Pour leur part, les terminaux privés, locaux ou portuaires sont dans le même élan, avec des projets emblématiques sur Mouguerre (64), Miramas (13), Strasbourg-Sud (68) ou encore Dourges (62).

Plus encore, la stratégie nationale de développement du fret ferroviaire décidée par l’Etat en 2021 et qui vise à tripler le volume du combiné rail-route actuel pour contribuer à la décarbonation des transports, entraîne un besoin impérieux de nouveaux terminaux. A cet effet, les services de l’Etat travaillent à un schéma directeur des terminaux intermodaux, prévu pour fin 2023 et voué à se décliner au niveau de chaque région (la région Ile-de-France, par exemple, a déjà engagé le sien). Rappelons à cet égard que la filière du transport combiné estime à une quinzaine le nombre de nouveaux terminaux nécessaire pour atteindre le triplement, en plus des 35  en activité aujourd’hui.
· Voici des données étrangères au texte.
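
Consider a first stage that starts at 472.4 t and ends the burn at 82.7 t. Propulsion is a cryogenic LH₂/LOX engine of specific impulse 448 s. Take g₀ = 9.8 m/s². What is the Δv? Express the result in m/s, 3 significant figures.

v_e = Isp · g₀ = 448 × 9.8 = 4390.4 m/s.
Δv = v_e · ln(m₀/m_f) = 4390.4 × ln(5.712) = 4390.4 × 1.7426 ≈ 7650.7 m/s.

Δv ≈ 7650 m/s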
Ceci étant, il faut souligner que la création ex novo d’un terminal moderne est un processus long, s’étirant souvent sur 5-6 ans en moyenne du fait des concertations préalables, des procédures administratives, financières (montage de dossiers d’aides devant plusieurs acteurs, l’Etat, les collectivités locales, l’UE) et environnementales et des travaux de construction proprement dits. Aussi les professionnels du combiné regardent-ils également des solutions plus rapides, ce qu’on appelle parfois le « terminal light », appuyé sur des installations ferroviaires existantes et facilement réadaptables.

L’avenir

Pour terminer ce panorama, on peut prédire un bel avenir aux terminaux intermodaux en France. Mais il faut en parallèle faire l’hypothèse de mutations accélérées dans les prochaines années devant des enjeux nouveaux, aussi bien sur les formes des terminaux, leurs technologies, leurs modes d’exploitation ou encore leurs métiers. Sans être exhaustif, on peut par exemple évoquer :

  • les révisions conséquentes des itinéraires par lesquels les camions desservent les terminaux, du fait des ZFE et des congestions croissantes des circulations urbaines ; plus largement, ces révisions pourraient requestionner l’organisation du « last-mile » ;
  • les déploiement de nouvelles solutions techniques visant une meilleure productivité, comme l’automatisation ou la commande à distance des opérations de manutention ou des dessertes ferroviaires ;
  • la généralisation du digital et de la data dans les processus et les organisations, avec de forts enjeux sur les métiers et les compétences humaines ;
  • la généralisation de terminaux « zéro-carbone » ou « zéro-énergie », par des moyens innovants (panneaux solaires, fin des motorisations thermiques des engins de levage, bio-énergies, recyclage des déchets…), comme d’ailleurs sur l’ensemble des sites logistiques et supply chains.